A wonderful movie. As you have deliberately not named that “perverse subject matter” I will just say that the Bland’s apartment, filled with fabulous fifties furniture, is my dream home.
I have always liked “Scenes From The Class Struggle…”. Having recently watched “La Regle du Jeu” again I must keep an eye out for it. Bartel, sneaking Bunuel & Renoir into his movies, was a class act.
I dig the fabulous fifties furniture as well. Of course, no one knew in 1982 that mid-century modern style would come back in a big way several years later. Living on the West Coast of the U.S.A., you see a lot of that, some terrific, some dreadful. But it’s a selling point, especially in this dire real estate market.
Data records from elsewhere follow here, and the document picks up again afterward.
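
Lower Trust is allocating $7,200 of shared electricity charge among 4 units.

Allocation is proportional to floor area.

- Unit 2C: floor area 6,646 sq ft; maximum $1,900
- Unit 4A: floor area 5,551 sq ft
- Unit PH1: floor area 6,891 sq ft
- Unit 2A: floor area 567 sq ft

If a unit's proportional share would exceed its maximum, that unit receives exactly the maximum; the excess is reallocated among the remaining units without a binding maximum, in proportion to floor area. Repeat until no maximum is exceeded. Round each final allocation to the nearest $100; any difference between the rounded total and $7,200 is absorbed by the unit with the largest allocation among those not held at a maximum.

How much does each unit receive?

Unit 2C: $1,900; Unit 4A: $2,300; Unit PH1: $2,800; Unit 2A: $200

Floor area total: 19,655.
Proportional shares (ignoring caps): Unit 2C 2,434.56; Unit 4A 2,033.44; Unit PH1 2,524.30; Unit 2A 207.70.
Held at cap: Unit 2C ($1,900); balance $5,300 reallocated over remaining floor area 13,009.
Remaining shares: Unit 4A 2,261.53 → $2,300; Unit PH1 2,807.46 → $2,800; Unit 2A 231.00 → $200.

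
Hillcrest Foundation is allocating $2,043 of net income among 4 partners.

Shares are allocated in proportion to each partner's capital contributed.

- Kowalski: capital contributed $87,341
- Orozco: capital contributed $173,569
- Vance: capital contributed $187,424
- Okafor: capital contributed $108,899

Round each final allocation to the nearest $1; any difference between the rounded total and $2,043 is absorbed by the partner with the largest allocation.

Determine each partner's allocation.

Kowalski: $320 | Orozco: $636 | Vance: $688 | Okafor: $399

Sum of capital contributed: 557,233.
Raw shares: Kowalski 87,341/557,233 × $2,043 = 320.22; Orozco 173,569/557,233 × $2,043 = 636.36; Vance 187,424/557,233 × $2,043 = 687.16; Okafor 108,899/557,233 × $2,043 = 399.26.
Rounded to nearest $1: Kowalski $320; Orozco $636; Vance $687; Okafor $399. Sum = $2,042.
Difference $2,043 − $2,042 = +$1 applied to largest allocation (Vance): Vance becomes $688.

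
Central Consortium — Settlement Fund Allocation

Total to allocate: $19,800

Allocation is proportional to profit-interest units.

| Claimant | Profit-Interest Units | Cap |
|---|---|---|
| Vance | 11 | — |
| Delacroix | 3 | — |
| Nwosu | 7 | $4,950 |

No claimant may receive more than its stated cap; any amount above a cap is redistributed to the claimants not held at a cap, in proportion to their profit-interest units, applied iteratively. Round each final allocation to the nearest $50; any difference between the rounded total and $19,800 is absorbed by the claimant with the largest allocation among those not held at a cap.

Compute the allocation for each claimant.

Total profit-interest units = 21.
Unconstrained shares: Vance 10,371.43; Delacroix 2,828.57; Nwosu 6,600.00.
Capped: Nwosu ($4,950); remaining pool $14,850 reallocated over remaining profit-interest units 14.
Remaining shares: Vance 11,667.86 → $11,650; Delacroix 3,182.14 → $3,200.

Vance: $11,650 | Delacroix: $3,200 | Nwosu: $4,950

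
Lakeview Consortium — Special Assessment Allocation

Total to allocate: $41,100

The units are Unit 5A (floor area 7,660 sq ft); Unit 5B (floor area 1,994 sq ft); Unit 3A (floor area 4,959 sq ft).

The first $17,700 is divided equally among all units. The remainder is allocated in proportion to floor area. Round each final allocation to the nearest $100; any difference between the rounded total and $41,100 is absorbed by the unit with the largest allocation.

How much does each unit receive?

Unit 5A: $18,200 · Unit 5B: $9,100 · Unit 3A: $13,800

$17,700 shared equally gives $5,900 per unit.
Remainder $23,400 by floor area (total 14,613): Unit 5A 12,266.06 → $12,300; Unit 5B 3,193.02 → $3,200; Unit 3A 7,940.92 → $7,900.
Totals: Unit 5A $5,900 + $12,300 = $18,200; Unit 5B $5,900 + $3,200 = $9,100; Unit 3A $5,900 + $7,900 = $13,800.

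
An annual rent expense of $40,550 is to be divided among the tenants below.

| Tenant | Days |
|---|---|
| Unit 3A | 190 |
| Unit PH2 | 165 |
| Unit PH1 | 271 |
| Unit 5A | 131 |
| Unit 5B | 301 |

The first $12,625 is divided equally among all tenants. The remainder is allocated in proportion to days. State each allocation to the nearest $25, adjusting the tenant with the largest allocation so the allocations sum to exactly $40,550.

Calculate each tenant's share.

Unit 3A: $7,550 | Unit PH2: $6,875 | Unit PH1: $9,675 | Unit 5A: $5,975 | Unit 5B: $10,475

First tranche $12,625 split equally: $2,525 each.
Remainder $27,925 by days (total 1,058): Unit 3A 5,014.89 → $5,025; Unit PH2 4,355.03 → $4,350; Unit PH1 7,152.81 → $7,150; Unit 5A 3,457.63 → $3,450; Unit 5B 7,944.64 → $7,950.
Totals: Unit 3A $2,525 + $5,025 = $7,550; Unit PH2 $2,525 + $4,350 = $6,875; Unit PH1 $2,525 + $7,150 = $9,675; Unit 5A $2,525 + $3,450 = $5,975; Unit 5B $2,525 + $7,950 = $10,475.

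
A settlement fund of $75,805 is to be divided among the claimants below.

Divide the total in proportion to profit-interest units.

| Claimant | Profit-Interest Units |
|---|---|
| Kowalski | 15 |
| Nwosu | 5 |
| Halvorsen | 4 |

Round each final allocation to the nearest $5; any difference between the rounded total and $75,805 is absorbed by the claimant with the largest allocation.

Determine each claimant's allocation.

Combined profit-interest units = 24.
Unrounded shares: Kowalski 15/24 × $75,805 = 47,378.12; Nwosu 5/24 × $75,805 = 15,792.71; Halvorsen 4/24 × $75,805 = 12,634.17.
Rounded to nearest $5: Kowalski $47,380; Nwosu $15,795; Halvorsen $12,635. Sum = $75,810.
Difference $75,805 − $75,810 = −$5 applied to largest allocation (Kowalski): Kowalski becomes $47,375.

Kowalski: $47,375; Nwosu: $15,795; Halvorsen: $12,635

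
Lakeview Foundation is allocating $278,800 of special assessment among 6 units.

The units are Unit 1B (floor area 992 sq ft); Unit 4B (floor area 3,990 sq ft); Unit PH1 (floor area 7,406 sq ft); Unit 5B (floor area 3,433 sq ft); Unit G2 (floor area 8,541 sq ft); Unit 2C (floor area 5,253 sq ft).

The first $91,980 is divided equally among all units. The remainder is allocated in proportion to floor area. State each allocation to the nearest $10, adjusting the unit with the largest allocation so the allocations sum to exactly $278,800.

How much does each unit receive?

Unit 1B: $21,590; Unit 4B: $40,500; Unit PH1: $62,050; Unit 5B: $36,990; Unit G2: $69,200; Unit 2C: $48,470

$91,980 shared equally gives $15,330 per unit.
Remainder $186,820 by floor area (total 29,615): Unit 1B 6,257.82 → $6,260; Unit 4B 25,170.08 → $25,170; Unit PH1 46,719.19 → $46,720; Unit 5B 21,656.36 → $21,660; Unit G2 53,879.10 → $53,880; Unit 2C 33,137.45 → $33,140.
Rounding difference −$10 on remainder applied to Unit G2.
Totals: Unit 1B $15,330 + $6,260 = $21,590; Unit 4B $15,330 + $25,170 = $40,500; Unit PH1 $15,330 + $46,720 = $62,050; Unit 5B $15,330 + $21,660 = $36,990; Unit G2 $15,330 + $53,870 = $69,200; Unit 2C $15,330 + $33,140 = $48,470.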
I haven’t seen “Scenes From the Class Struggle” but it always intrigued me. The cast, including Woronov, Jacqueline Bisset, and Ray Sharkey always seemed especially inspired. I’ll need to check it out. Bartel’s ultra-weird, funny, and perverse thriller “Private Parts” from 1972 (not to be confused with the 1997 Howard Stern film) is worth checking out if you haven’t seen it.